The Figures and Table show the remarkable change in the age patterns of suicide rates in New Zealand and Australia over the last six decades. Caution in interpreting the data is needed because of concerns about how suicide data are obtained and recorded. Those concerns apply across the age range and therefore, even if the size of the rates may be questioned, the observation that the rates in men and women, and in young and elderly, have changed in different directions, and substantially, gives good reason to examine differences between groups.
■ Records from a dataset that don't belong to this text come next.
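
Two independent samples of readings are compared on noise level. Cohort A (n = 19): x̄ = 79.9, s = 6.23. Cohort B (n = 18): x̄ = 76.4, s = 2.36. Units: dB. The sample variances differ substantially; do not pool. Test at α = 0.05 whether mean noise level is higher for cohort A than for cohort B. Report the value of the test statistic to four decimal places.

2.2821

Let group 1 = cohort A, group 2 = cohort B. H0: μ_1 = μ_2; H1: μ_1 > μ_2 (Welch's two-sample t-test, right-tailed).
t = (x̄_1 − x̄_2)/√(s_1²/n_1 + s_2²/n_2) = (79.9 − 76.4)/√(6.23²/19 + 2.36²/18) = 2.2821
Welch–Satterthwaite df ≈ 23.30
p-value = P(T ≥ 2.2821) ≈ 0.0160
Since p ≈ 0.0160 < α = 0.05, reject H0; the data support H1.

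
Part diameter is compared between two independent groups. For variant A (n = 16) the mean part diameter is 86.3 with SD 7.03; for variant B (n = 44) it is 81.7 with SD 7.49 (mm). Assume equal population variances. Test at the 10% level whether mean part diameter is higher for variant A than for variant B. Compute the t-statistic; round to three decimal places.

Let group 1 = variant A, group 2 = variant B. H0: μ_1 = μ_2; H1: μ_1 > μ_2 (two-sample pooled-variance t-test, right-tailed).
s_p² = [(16−1)·7.03² + (44−1)·7.49²]/(16+44−2) = 54.3727
t = (86.3 − 81.7)/√[54.3727·(1/16 + 1/44)] = 2.137
df = n₁ + n₂ − 2 = 58
p-value = P(T ≥ 2.137) ≈ 0.018
Since p ≈ 0.018 < α = 0.1, reject H0; the evidence is statistically significant.

2.137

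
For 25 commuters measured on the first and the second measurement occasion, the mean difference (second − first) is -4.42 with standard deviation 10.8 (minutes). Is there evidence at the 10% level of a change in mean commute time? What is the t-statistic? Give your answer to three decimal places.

H0: μ_d = 0; H1: μ_d ≠ 0 (paired t-test on the differences, two-sided).
t = d̄/(s_d/√n) = -4.42/(10.8/√25) = -2.046
df = n − 1 = 24
Two-sided p-value ≈ 0.0518
Since p ≈ 0.0518 < α = 0.1, reject H0; the data support H1.

-2.046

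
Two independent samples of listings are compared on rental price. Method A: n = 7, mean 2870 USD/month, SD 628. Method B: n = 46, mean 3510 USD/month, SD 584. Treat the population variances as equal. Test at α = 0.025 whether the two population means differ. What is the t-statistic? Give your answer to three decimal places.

-2.677

Let group 1 = method A, group 2 = method B. H0: μ_1 = μ_2; H1: μ_1 ≠ μ_2 (two-sample pooled-variance t-test, two-sided).
s_p² = [(7−1)·628² + (46−1)·584²]/(7+46−2) = 347330
t = (2870 − 3510)/√[347330·(1/7 + 1/46)] = -2.677
df = n₁ + n₂ − 2 = 51
Two-sided p-value ≈ 0.0100
Since p ≈ 0.0100 < α = 0.025, reject H0; the evidence is statistically significant.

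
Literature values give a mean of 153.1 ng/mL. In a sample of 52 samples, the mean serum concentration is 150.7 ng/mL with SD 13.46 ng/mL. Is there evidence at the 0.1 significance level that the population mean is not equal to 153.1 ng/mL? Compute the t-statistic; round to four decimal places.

-1.2858

H0: μ = 153.1; H1: μ ≠ 153.1 (one-sample t-test, two-sided).
t = (x̄ − μ₀)/(s/√n) = (150.7 − 153.1)/(13.46/√52) = -1.2858
df = n − 1 = 51
Two-sided p-value ≈ 0.204
Since p ≈ 0.204 > α = 0.1, fail to reject H0; the evidence is not statistically significant.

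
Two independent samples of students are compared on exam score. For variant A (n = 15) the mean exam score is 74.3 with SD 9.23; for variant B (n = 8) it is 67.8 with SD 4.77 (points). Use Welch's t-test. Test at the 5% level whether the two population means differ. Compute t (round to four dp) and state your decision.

t = 2.2264; reject H0

Let group 1 = variant A, group 2 = variant B. H0: μ_1 = μ_2; H1: μ_1 ≠ μ_2 (Welch's two-sample t-test, two-sided).
t = (x̄_1 − x̄_2)/√(s_1²/n_1 + s_2²/n_2) = (74.3 − 67.8)/√(9.23²/15 + 4.77²/8) = 2.2264
Welch–Satterthwaite df ≈ 21.00
Two-sided p-value ≈ 0.037
Since p ≈ 0.037 < α = 0.05, reject H0; the evidence is statistically significant.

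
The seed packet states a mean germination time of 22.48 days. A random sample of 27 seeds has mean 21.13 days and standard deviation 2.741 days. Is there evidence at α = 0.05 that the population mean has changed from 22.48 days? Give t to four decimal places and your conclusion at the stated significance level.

t = -2.5592; reject H0

H0: μ = 22.48; H1: μ ≠ 22.48 (one-sample t-test, two-sided).
t = (x̄ − μ₀)/(s/√n) = (21.13 − 22.48)/(2.741/√27) = -2.5592
df = n − 1 = 26
Two-sided p-value ≈ 0.0167
Since p ≈ 0.0167 < α = 0.05, reject H0; the evidence is statistically significant.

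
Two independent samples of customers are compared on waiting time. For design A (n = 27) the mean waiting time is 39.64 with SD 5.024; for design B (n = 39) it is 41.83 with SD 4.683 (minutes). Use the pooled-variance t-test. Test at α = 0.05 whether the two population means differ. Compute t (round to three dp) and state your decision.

t = -1.813; fail to reject H0

Let group 1 = design A, group 2 = design B. H0: μ_1 = μ_2; H1: μ_1 ≠ μ_2 (two-sample pooled-variance t-test, two-sided).
s_p² = [(27−1)·5.024² + (39−1)·4.683²]/(27+39−2) = 23.2752
t = (39.64 − 41.83)/√[23.2752·(1/27 + 1/39)] = -1.813
df = n₁ + n₂ − 2 = 64
Two-sided p-value ≈ 0.074
Since p ≈ 0.074 > α = 0.05, fail to reject H0; the data do not provide sufficient evidence against H0.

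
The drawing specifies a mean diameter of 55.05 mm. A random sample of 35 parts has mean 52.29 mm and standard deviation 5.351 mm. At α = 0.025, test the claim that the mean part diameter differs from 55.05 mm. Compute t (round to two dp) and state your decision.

H0: μ = 55.05; H1: μ ≠ 55.05 (one-sample t-test, two-sided).
t = (x̄ − μ₀)/(s/√n) = (52.29 − 55.05)/(5.351/√35) = -3.05
df = n − 1 = 34
Two-sided p-value ≈ 0.0044
Since p ≈ 0.0044 < α = 0.025, reject H0; the data support H1.

t = -3.05; reject H0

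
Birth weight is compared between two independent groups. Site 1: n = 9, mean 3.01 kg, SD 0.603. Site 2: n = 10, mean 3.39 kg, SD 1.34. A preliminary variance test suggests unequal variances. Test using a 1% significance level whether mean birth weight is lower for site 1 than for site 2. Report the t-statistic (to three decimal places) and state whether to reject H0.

t = -0.810; fail to reject H0

Let group 1 = site 1, group 2 = site 2. H0: μ_1 = μ_2; H1: μ_1 < μ_2 (Welch's two-sample t-test, left-tailed).
t = (x̄_1 − x̄_2)/√(s_1²/n_1 + s_2²/n_2) = (3.01 − 3.39)/√(0.603²/9 + 1.34²/10) = -0.810
Welch–Satterthwaite df ≈ 12.78
p-value = P(T ≤ -0.810) ≈ 0.2163
Since p ≈ 0.2163 > α = 0.01, fail to reject H0; the data do not provide sufficient evidence against H0.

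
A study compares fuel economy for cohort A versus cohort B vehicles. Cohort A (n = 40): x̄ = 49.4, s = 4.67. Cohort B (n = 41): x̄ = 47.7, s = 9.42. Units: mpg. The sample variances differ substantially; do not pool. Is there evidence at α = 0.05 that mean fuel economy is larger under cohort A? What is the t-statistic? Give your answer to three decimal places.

1.033

Let group 1 = cohort A, group 2 = cohort B. H0: μ_1 = μ_2; H1: μ_1 > μ_2 (Welch's two-sample t-test, right-tailed).
t = (x̄_1 − x̄_2)/√(s_1²/n_1 + s_2²/n_2) = (49.4 − 47.7)/√(4.67²/40 + 9.42²/41) = 1.033
Welch–Satterthwaite df ≈ 58.86
p-value = P(T ≥ 1.033) ≈ 0.153
Since p ≈ 0.153 > α = 0.05, fail to reject H0; the data do not provide sufficient evidence against H0.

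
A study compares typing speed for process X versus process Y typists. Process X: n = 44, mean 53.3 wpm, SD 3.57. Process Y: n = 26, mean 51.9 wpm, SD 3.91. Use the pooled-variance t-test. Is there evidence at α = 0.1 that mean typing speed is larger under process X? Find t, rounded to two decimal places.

Let group 1 = process X, group 2 = process Y. H0: μ_1 = μ_2; H1: μ_1 > μ_2 (two-sample pooled-variance t-test, right-tailed).
s_p² = [(44−1)·3.57² + (26−1)·3.91²]/(44+26−2) = 13.6799
t = (53.3 − 51.9)/√[13.6799·(1/44 + 1/26)] = 1.53
df = n₁ + n₂ − 2 = 68
p-value = P(T ≥ 1.53) ≈ 0.065
Since p ≈ 0.065 < α = 0.1, reject H0; the evidence is statistically significant.

1.53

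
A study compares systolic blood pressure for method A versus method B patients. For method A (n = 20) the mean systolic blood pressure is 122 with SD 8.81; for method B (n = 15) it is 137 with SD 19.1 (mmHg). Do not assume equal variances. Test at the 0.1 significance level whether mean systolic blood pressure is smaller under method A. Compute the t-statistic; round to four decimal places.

-2.8246

Let group 1 = method A, group 2 = method B. H0: μ_1 = μ_2; H1: μ_1 < μ_2 (Welch's two-sample t-test, left-tailed).
t = (x̄_1 − x̄_2)/√(s_1²/n_1 + s_2²/n_2) = (122 − 137)/√(8.81²/20 + 19.1²/15) = -2.8246
Welch–Satterthwaite df ≈ 18.48
p-value = P(T ≤ -2.8246) ≈ 0.0055
Since p ≈ 0.0055 < α = 0.1, reject H0; the evidence is statistically significant.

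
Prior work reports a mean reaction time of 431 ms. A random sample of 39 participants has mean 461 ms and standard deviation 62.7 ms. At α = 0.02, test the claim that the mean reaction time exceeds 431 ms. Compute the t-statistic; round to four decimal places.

2.9880

H0: μ = 431; H1: μ > 431 (one-sample t-test, right-tailed).
t = (x̄ − μ₀)/(s/√n) = (461 − 431)/(62.7/√39) = 2.9880
df = n − 1 = 38
p-value = P(T ≥ 2.9880) ≈ 0.0024
Since p ≈ 0.0024 < α = 0.02, reject H0; the evidence is statistically significant.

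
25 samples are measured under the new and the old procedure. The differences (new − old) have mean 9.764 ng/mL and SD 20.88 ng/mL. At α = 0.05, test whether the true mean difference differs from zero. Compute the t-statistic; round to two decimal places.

2.34

H0: μ_d = 0; H1: μ_d ≠ 0 (paired t-test on the differences, two-sided).
t = d̄/(s_d/√n) = 9.764/(20.88/√25) = 2.34
df = n − 1 = 24
Two-sided p-value ≈ 0.028
Since p ≈ 0.028 < α = 0.05, reject H0; the data support H1.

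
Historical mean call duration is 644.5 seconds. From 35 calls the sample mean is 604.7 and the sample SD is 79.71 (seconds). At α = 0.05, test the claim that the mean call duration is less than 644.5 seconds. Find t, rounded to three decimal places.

-2.954

H0: μ = 644.5; H1: μ < 644.5 (one-sample t-test, left-tailed).
t = (x̄ − μ₀)/(s/√n) = (604.7 − 644.5)/(79.71/√35) = -2.954
df = n − 1 = 34
p-value = P(T ≤ -2.954) ≈ 0.003
Since p ≈ 0.003 < α = 0.05, reject H0; the data support H1.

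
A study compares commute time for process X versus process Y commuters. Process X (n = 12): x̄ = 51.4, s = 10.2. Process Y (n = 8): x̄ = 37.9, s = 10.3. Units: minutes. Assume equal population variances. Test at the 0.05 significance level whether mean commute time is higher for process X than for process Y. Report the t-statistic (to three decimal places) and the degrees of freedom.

t = 2.889, df = 18

Let group 1 = process X, group 2 = process Y. H0: μ_1 = μ_2; H1: μ_1 > μ_2 (two-sample pooled-variance t-test, right-tailed).
s_p² = [(12−1)·10.2² + (8−1)·10.3²]/(12+8−2) = 104.837
t = (51.4 − 37.9)/√[104.837·(1/12 + 1/8)] = 2.889
df = n₁ + n₂ − 2 = 18
p-value = P(T ≥ 2.889) ≈ 0.005
Since p ≈ 0.005 < α = 0.05, reject H0; the data support H1.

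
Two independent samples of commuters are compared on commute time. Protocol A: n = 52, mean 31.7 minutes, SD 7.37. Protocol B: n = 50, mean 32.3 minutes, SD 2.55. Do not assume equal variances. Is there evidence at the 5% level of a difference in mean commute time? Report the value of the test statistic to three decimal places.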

A complexity of factors is likely to have contributed to dramatic decreases in the suicide rates of older men, significant changes in elderly female suicide rates and the rise and fall of youth suicide rates. Changes within society and cultural nuances have doubtless been of major importance, and in different ways for young and old. There is evidence to suggest that improvements in health and community services have had effects on suicide rates, particularly in relation to both biological and psychological depression. It is hoped that publishing these data will provoke discussion about what leads to reduction in suicidal thinking, and how such factors vary between cultures, groups and personalities.